Fashion retailer embarking on ‘thorough review’ to ensure problems don’t arise again

Photograph: Dave Meehan

Photograph: Dave Meehan

 

Employees of fashion retailer Karen Millen’s Irish stores have been underpaid by the company for at least four months as a result of “issues” in the company’s payroll processes.

Controlled by a holding company connected with defunct Icelandic bank Kaupthing, the retailer’s Irish arm has expressed its concern at the payroll problems, promising to reimburse employees.

One employee who asked not to be named, said the issues date as far back as October 2018. Employees have found themselves being put on an incorrect tax band, receiving incorrect wage payments, and suffering both delayed wage payments and, in some cases, no holiday pay.

Karen Millen conceded there had been a problem but declined to comment on the nature of the issues.

The employee also noted that staff can’t directly contact the payroll company. They were previously directed to Revenue which advised that the problems flowed from the company itself.

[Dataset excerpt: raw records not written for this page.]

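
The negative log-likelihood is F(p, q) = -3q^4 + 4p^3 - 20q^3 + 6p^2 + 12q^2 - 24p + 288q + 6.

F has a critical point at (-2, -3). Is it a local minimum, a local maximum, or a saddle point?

The mixed partial ∂²F/∂p∂q is 0, so the Hessian at any point is diag(F_pp, F_qq) = diag(12(2p + 1), 12(-3q^2 - 10q + 2)).
At (-2, -3): H = diag(-36, 60).
The eigenvalues have opposite signs, so H is indefinite: a saddle point.

saddle point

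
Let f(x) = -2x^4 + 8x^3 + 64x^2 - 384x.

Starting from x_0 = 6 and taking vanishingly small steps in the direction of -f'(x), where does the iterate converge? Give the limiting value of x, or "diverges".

diverges

f'(x) = -8(x - 4)(x - 3)(x + 4), so f'(6) = -480.
Gradient descent moves in the -f' direction, i.e. x is increasing.
There is no critical point above x=6, and f' keeps the same sign, so the iterate runs off to +∞.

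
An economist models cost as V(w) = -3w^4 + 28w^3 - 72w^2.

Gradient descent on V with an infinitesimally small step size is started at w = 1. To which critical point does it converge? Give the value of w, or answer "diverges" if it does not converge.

3

V'(w) = -12w(w - 4)(w - 3), so V'(1) = -72.
Gradient descent moves in the -V' direction, i.e. w is increasing.
The nearest critical point in that direction is w = 3, where V'' = 36 > 0 (a local minimum). The iterate converges there.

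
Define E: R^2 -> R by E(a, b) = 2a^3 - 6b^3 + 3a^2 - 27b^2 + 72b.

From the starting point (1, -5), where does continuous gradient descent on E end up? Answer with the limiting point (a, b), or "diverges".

(0, -4)

E is separable, so gradient descent decouples: a follows -∂E/∂a, b follows -∂E/∂b.
∂E/∂a = 6a(a + 1); at a=1 this is 12, so a decreases.
∂E/∂b = -18(b - 1)(b + 4); at b=-5 this is -108, so b increases.
a converges to its nearest critical value 0 (a local min of the a-part); b converges to -4. The iterate converges to (0, -4).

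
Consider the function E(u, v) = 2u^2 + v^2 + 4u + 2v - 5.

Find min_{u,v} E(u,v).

-8

E(u,v) separates as P(u) + Q(v) − 5, so its minimum is min P + min Q − 5.
P'(u) = 4u + 4 vanishes at u ∈ {-1}; Q'(v) = 2v + 2 vanishes at v ∈ {-1}.
Local minima of P (where P''>0): P(-1)=-2. Local minima of Q: Q(-1)=-1.
So the global minimum of E is P(-1) + Q(-1) − 5 = -2 − 1 − 5 = -8, attained at (-1, -1).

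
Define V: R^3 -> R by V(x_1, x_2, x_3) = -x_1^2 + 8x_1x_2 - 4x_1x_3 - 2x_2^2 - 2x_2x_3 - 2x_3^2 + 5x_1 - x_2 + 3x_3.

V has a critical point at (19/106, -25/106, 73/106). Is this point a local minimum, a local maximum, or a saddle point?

saddle point

The Hessian is constant: H = [[-2, 8, -4], [8, -4, -2], [-4, -2, -4]].
Leading principal minors: Δ₁ = -2, Δ₂ = -56, Δ₃ = 424.
The minors fit neither the all-positive nor the alternating-sign pattern, so H is indefinite: a saddle point.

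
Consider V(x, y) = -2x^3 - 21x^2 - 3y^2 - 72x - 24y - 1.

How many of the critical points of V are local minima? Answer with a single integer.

0

V separates as a function of x plus a function of y, so ∇V=0 decouples.
∂V/∂x = -6(x + 3)(x + 4) = 0 at x ∈ {-4, -3}; ∂V/∂y = -6(y + 4) = 0 at y ∈ {-4}.
The Hessian is diagonal: diag(V_xx, V_yy). Second derivatives: V_xx(-4)=6, V_xx(-3)=-6; V_yy(-4)=-6.
Local minima occur where both diagonal entries positive: none. Count: 0.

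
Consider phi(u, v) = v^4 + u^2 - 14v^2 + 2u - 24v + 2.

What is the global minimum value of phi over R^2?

-116

phi(u,v) separates as P(u) + Q(v) + 2, so its minimum is min P + min Q + 2.
P'(u) = 2u + 2 vanishes at u ∈ {-1}; Q'(v) = 4(v - 3)(v + 1)(v + 2) vanishes at v ∈ {-2, -1, 3}.
Local minima of P (where P''>0): P(-1)=-1. Local minima of Q: Q(-2)=8, Q(3)=-117.
So the global minimum of phi is P(-1) + Q(3) + 2 = -1 − 117 + 2 = -116, attained at (-1, 3).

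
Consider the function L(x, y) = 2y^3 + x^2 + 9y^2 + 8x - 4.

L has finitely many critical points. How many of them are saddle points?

1

L separates as a function of x plus a function of y, so ∇L=0 decouples.
∂L/∂x = 2(x + 4) = 0 at x ∈ {-4}; ∂L/∂y = 6y(y + 3) = 0 at y ∈ {-3, 0}.
The Hessian is diagonal: diag(L_xx, L_yy). Second derivatives: L_xx(-4)=2; L_yy(-3)=-18, L_yy(0)=18.
Saddle points occur where the two diagonal entries have opposite signs: (-4, -3). Count: 1.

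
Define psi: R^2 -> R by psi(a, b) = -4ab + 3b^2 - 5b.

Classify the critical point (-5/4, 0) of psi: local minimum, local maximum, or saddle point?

saddle point

The Hessian of psi is constant: H = [[0, -4], [-4, 6]].
det(H) = 0·6 − (-4)² = -16.
Since det(H) < 0, H is indefinite and the critical point is a saddle point.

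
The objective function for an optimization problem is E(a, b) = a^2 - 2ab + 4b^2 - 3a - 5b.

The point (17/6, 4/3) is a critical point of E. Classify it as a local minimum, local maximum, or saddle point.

local minimum

The Hessian of E is constant: H = [[2, -2], [-2, 8]].
det(H) = 2·8 − (-2)² = 12.
det(H) > 0 and tr(H) = 10 > 0, so H is positive definite and the point is a local minimum.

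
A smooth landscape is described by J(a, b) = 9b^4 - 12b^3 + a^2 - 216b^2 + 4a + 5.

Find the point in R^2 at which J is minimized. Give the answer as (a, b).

J(a,b) separates as P(a) + Q(b) + 5, so its minimum is min P + min Q + 5.
P'(a) = 2a + 4 vanishes at a ∈ {-2}; Q'(b) = 36b(b - 4)(b + 3) vanishes at b ∈ {-3, 0, 4}.
Local minima of P (where P''>0): P(-2)=-4. Local minima of Q: Q(-3)=-891, Q(4)=-1920.
So the global minimum of J is P(-2) + Q(4) + 5 = -4 − 1920 + 5 = -1919, attained at (-2, 4).

(-2, 4)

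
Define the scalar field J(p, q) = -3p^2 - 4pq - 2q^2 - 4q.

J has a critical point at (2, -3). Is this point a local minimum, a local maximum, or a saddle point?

The Hessian of J is constant: H = [[-6, -4], [-4, -4]].
det(H) = (-6)·(-4) − (-4)² = 8.
det(H) > 0 and tr(H) = -10 < 0, so H is negative definite and the point is a local maximum.

local maximum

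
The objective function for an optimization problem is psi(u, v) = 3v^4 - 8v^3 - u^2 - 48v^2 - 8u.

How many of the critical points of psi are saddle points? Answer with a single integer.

psi separates as a function of u plus a function of v, so ∇psi=0 decouples.
∂psi/∂u = -2(u + 4) = 0 at u ∈ {-4}; ∂psi/∂v = 12v(v - 4)(v + 2) = 0 at v ∈ {-2, 0, 4}.
The Hessian is diagonal: diag(psi_uu, psi_vv). Second derivatives: psi_uu(-4)=-2; psi_vv(-2)=144, psi_vv(0)=-96, psi_vv(4)=288.
Saddle points occur where the two diagonal entries have opposite signs: (-4, -2), (-4, 4). Count: 2.

2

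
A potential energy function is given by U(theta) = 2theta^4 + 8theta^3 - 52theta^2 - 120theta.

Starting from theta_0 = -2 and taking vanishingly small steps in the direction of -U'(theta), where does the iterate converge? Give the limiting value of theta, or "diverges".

U'(theta) = 8(theta - 3)(theta + 1)(theta + 5), so U'(-2) = 120.
Gradient descent moves in the -U' direction, i.e. theta is decreasing.
The nearest critical point in that direction is theta = -5, where U'' = 256 > 0 (a local minimum). The iterate converges there.

-5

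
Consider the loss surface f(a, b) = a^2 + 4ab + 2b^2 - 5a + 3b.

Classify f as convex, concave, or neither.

neither

f is quadratic, so its Hessian is the constant matrix H = [[2, 4], [4, 4]].
det(H) = -8, tr(H) = 6.
det(H) < 0, so H is indefinite: neither convex nor concave.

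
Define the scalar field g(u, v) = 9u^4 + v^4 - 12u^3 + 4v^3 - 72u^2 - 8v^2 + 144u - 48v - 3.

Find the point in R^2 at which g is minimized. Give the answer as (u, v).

(-2, 2)

g(u,v) separates as P(u) + Q(v) − 3, so its minimum is min P + min Q − 3.
P'(u) = 36(u - 2)(u - 1)(u + 2) vanishes at u ∈ {-2, 1, 2}; Q'(v) = 4(v - 2)(v + 2)(v + 3) vanishes at v ∈ {-3, -2, 2}.
Local minima of P (where P''>0): P(-2)=-336, P(2)=48. Local minima of Q: Q(-3)=45, Q(2)=-80.
So the global minimum of g is P(-2) + Q(2) − 3 = -336 − 80 − 3 = -419, attained at (-2, 2).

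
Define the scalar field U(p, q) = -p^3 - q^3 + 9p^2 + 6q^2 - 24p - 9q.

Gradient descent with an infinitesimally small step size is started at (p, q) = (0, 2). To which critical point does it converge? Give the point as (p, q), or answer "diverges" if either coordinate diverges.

U is separable, so gradient descent decouples: p follows -∂U/∂p, q follows -∂U/∂q.
∂U/∂p = -3(p - 4)(p - 2); at p=0 this is -24, so p increases.
∂U/∂q = -3(q - 3)(q - 1); at q=2 this is 3, so q decreases.
p converges to its nearest critical value 2 (a local min of the p-part); q converges to 1. The iterate converges to (2, 1).

(2, 1)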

“A lot of people have walked out of the job and handed in their notices,” the employee said, citing at least five cases across multiple locations.

A spokeswoman for Karen Millen said the company takes the wellbeing of its employees “very seriously”. It is “undertaking a detailed and thorough review of our payroll processes to ensure this doesn’t happen again”.

Asked when employees would be reimbursed, the company declined to comment. It is understood that the issue relates to the payroll provider rather than an internal issue at Karen Millen.

While the retailer maintained that these issues applied only to a “small number” of workers in their stores, it wouldn’t be drawn on how much money was involved.

Fall in profits

The payroll glitches at the Irish arm of the company follow a 50 per cent fall in pre-tax profits for the retailer’s Irish arm in the year to February 24th, 2018, the most recent period for which accounts are available.

The fall came despite a 5 per cent rise in revenue to €5.9 million in a year that was described by directors as a “period of operational stability”.

The Irish business emerged from examinership in 2015 after entering the process in November 2014. Examinership had followed years of sales declines – in 2011, it had recorded sales of €10.8 million.

The company is active across eight locations in the Republic in counties Cork, Dublin, Galway, Kildare and Limerick. In addition to standalone stores, it has an outlet in Kildare Village and concessions in Brown Thomas and Arnotts.